Alberta moves into Phase 2B of vaccine rollout, pauses use of AstraZeneca

Mar 29 2021, 3:34 pm

The province announced on Monday that Alberta will be moving into Phase 2B of its vaccine rollout program beginning on Tuesday, March 30.

Appointments for vaccines will be expanded to include nearly one million individuals who have underlying health conditions that would put them at high risk if they were to contract COVID-19.

A complete list of qualifying health conditions can be found on the Alberta government’s website, and individuals do not require a doctor’s note or proof of these conditions to be eligible to receive the vaccine.

Starting on Tuesday, Albertans born in 1963 or earlier who have eligible health conditions will be able to book appointments through participating pharmacies that have vaccine supply in Calgary, Edmonton, and Red Deer.

Over the next week, as more vaccine supply becomes available, pharmacies in other communities across Alberta will also begin to offer appointments to those who qualify under Phase 2B.

For people who would prefer to book their vaccination through Alberta Health Services, appointments will become available starting April 5 for those eligible in Phase 2B who were born in 1959 or earlier. Additional birth years in Phase 2B will roll out as more vaccines arrive.

These appointments can be booked through the AHS online booking system or by calling 811.

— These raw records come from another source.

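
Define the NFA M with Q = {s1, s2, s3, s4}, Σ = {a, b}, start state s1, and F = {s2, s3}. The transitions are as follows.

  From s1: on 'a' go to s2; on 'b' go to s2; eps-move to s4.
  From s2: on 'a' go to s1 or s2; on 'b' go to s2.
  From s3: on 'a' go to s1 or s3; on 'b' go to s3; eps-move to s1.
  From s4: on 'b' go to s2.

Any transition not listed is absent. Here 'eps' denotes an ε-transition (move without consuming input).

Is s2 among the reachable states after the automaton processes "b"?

Yes

Start: ε-closure({s1}) = {s1, s4}.
Read 'b': s1→{s2}, s4→{s2}; now {s2}.
State s2 is in {s2}.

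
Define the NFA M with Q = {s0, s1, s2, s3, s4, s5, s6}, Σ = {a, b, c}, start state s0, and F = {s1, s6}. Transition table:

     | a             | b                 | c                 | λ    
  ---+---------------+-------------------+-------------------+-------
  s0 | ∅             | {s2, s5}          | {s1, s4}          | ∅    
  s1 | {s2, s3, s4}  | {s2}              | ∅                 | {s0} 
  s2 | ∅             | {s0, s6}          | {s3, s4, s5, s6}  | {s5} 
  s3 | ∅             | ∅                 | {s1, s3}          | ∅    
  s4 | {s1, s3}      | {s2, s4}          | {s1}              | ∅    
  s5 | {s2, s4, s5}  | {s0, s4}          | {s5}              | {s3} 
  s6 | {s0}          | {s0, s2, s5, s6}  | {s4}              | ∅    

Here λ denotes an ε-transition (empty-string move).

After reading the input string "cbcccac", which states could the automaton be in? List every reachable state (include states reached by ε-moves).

Start in {s0}.
Read 'c': s0→{s1, s4}; union {s1, s4}; ε-closure = {s0, s1, s4}.
Read 'b': s0→{s2, s5}, s1→{s2}, s4→{s2, s4}; union {s2, s4, s5}; ε-closure = {s2, s3, s4, s5}.
Read 'c': s2→{s3, s4, s5, s6}, s3→{s1, s3}, s4→{s1}, s5→{s5}; union {s1, s3, s4, s5, s6}; ε-closure = {s0, s1, s3, s4, s5, s6}.
Read 'c': s0→{s1, s4}, s1→∅, s3→{s1, s3}, s4→{s1}, s5→{s5}, s6→{s4}; union {s1, s3, s4, s5}; ε-closure = {s0, s1, s3, s4, s5}.
Read 'c': s0→{s1, s4}, s1→∅, s3→{s1, s3}, s4→{s1}, s5→{s5}; union {s1, s3, s4, s5}; ε-closure = {s0, s1, s3, s4, s5}.
Read 'a': s0→∅, s1→{s2, s3, s4}, s3→∅, s4→{s1, s3}, s5→{s2, s4, s5}; union {s1, s2, s3, s4, s5}; ε-closure = {s0, s1, s2, s3, s4, s5}.
Read 'c': s0→{s1, s4}, s1→∅, s2→{s3, s4, s5, s6}, s3→{s1, s3}, s4→{s1}, s5→{s5}; union {s1, s3, s4, s5, s6}; ε-closure = {s0, s1, s3, s4, s5, s6}.

{s0, s1, s3, s4, s5, s6}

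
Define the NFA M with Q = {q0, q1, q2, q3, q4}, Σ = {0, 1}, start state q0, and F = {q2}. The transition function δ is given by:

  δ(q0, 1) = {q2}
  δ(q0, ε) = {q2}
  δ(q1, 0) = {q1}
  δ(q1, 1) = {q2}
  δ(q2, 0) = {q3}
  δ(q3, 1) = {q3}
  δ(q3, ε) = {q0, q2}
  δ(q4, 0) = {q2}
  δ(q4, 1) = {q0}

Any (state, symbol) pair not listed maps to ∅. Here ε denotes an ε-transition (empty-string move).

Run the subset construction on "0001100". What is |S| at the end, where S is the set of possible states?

3

Start: ε-closure({q0}) = {q0, q2}.
Read '0': q0→∅, q2→{q3}; union {q3}; ε-closure = {q0, q2, q3}.
Read '0': q0→∅, q2→{q3}, q3→∅; union {q3}; ε-closure = {q0, q2, q3}.
Read '0': q0→∅, q2→{q3}, q3→∅; union {q3}; ε-closure = {q0, q2, q3}.
Read '1': q0→{q2}, q2→∅, q3→{q3}; union {q2, q3}; ε-closure = {q0, q2, q3}.
Read '1': q0→{q2}, q2→∅, q3→{q3}; union {q2, q3}; ε-closure = {q0, q2, q3}.
Read '0': q0→∅, q2→{q3}, q3→∅; union {q3}; ε-closure = {q0, q2, q3}.
Read '0': q0→∅, q2→{q3}, q3→∅; union {q3}; ε-closure = {q0, q2, q3}.
That set has 3 states.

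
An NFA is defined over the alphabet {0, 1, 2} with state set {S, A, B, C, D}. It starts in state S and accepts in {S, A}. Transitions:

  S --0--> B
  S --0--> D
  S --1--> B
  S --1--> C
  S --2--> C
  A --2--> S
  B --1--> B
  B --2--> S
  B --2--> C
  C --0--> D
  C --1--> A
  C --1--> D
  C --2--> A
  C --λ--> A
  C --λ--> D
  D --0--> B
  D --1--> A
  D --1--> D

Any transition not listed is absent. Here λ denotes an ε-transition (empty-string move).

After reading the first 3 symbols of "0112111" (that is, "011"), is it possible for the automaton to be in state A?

Start in {S}.
Read '0': S→{B, D}; now {B, D}.
Read '1': B→{B}, D→{A, D}; now {A, B, D}.
Read '1': A→∅, B→{B}, D→{A, D}; now {A, B, D}.
State A is in {A, B, D}.

Yes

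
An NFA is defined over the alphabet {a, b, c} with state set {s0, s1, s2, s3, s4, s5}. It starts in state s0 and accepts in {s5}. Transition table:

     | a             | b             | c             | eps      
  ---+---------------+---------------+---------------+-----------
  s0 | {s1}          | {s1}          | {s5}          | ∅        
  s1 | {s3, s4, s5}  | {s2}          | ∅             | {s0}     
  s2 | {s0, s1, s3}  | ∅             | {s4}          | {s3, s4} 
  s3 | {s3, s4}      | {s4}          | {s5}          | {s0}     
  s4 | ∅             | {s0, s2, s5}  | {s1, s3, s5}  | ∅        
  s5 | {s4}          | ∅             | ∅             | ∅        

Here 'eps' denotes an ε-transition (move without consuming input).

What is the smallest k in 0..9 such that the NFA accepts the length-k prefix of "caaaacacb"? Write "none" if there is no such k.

Start in {s0}.
Read 'c': s0→{s5}; now {s5}.
None of the earlier sets intersect F, but {s5} does.

1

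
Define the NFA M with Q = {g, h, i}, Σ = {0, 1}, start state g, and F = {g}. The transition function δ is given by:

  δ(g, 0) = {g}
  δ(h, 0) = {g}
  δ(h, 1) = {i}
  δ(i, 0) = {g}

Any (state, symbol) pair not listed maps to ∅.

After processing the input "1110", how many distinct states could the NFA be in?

0

Start in {g}.
Read '1': {g} → ∅.
The set is empty and remains empty for the remaining 3 symbols.
That set has 0 states.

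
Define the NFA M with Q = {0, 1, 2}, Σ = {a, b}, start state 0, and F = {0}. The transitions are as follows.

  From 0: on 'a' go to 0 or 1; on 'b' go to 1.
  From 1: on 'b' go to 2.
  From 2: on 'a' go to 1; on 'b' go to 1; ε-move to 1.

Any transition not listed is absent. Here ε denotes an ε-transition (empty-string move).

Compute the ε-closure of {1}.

{1}

Begin with {1}.
No ε-moves leave this set, so the closure equals the set itself.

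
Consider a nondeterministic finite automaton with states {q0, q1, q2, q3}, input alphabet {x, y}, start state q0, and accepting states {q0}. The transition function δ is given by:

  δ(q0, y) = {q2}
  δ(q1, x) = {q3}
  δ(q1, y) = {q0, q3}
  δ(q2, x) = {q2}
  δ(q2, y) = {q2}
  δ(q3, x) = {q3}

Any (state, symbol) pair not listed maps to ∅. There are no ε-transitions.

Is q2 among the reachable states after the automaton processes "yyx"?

Yes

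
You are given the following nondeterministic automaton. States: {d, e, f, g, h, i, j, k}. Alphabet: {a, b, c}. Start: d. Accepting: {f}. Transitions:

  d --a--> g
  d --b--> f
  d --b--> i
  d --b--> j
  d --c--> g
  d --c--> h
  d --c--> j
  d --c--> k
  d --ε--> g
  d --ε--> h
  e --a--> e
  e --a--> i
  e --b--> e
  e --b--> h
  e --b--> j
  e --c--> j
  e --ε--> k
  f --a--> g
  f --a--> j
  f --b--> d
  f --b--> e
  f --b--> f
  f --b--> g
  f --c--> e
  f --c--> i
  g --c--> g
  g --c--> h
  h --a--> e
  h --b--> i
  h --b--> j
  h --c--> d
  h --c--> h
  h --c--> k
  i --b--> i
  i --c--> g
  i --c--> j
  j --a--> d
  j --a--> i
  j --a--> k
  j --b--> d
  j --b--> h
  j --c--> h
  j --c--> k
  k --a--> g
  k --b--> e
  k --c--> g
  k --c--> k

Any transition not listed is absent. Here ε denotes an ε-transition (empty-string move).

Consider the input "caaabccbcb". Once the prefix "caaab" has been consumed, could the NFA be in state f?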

At this time, Alberta will be temporarily suspending the use of the AstraZeneca vaccine for those under the age of 55, along with the rest of Canada.

This is a precautionary measure that is being taken across the country to allow Health Canada to gather more info as rare instances of blood clots in Europe are investigated.

“While all available data and evidence shows no increase in the overall risk of blood clots for those who receive AstraZeneca, in a very small number of people who received the vaccine, a blood clot in the brain was reported four to 20 days after the vaccine,” said Dr. Deena Hinshaw, Alberta’s chief medical officer of health.

Dr. Hinshaw noted that these incidents are rare, and, at this point, do seem to be linked to AstraZeneca, possibly through an immune response.

“There is no evidence of any similar issues linked to the other vaccines that we are using in Alberta. There have also been no reported cases of these blood clots following immunization in Alberta, or anywhere in Canada,” Dr. Hinshaw assured Albertans.

She added that anyone under the age of 55 who has already received a dose of AstraZeneca vaccine is not considered to be at high risk of blood clots.

“However, safety is always our top priority. This pause will allow Health Canada to conduct further assessments and gather more information from around the world.”

AstraZeneca will continue to be offered safely to individuals over the age of 55 as more doses arrive in the coming weeks.

Also on Monday, Alberta reported 545 new COVID-19 cases, raising the province’s active infection count to 7,922.

There were 249 additional cases of variants of concern identified over the past 24 hours, bringing the provincial total to 2,152 variant cases, representing 27.2% of all active cases.

Currently, 288 Albertans are in hospital with COVID-19, including 64 in intensive care.

No additional deaths related to the virus were reported, leaving the province’s death toll at 1,983.

Dr. Hinshaw reported that more than 608,000 doses of the COVID-19 vaccine have now been administered in Alberta. She asked that we be patient and kind as we wait for vaccine supply and appointments in the province, and to help those who may need it.

Dr. Hinshaw will provide another live update on Thursday afternoon.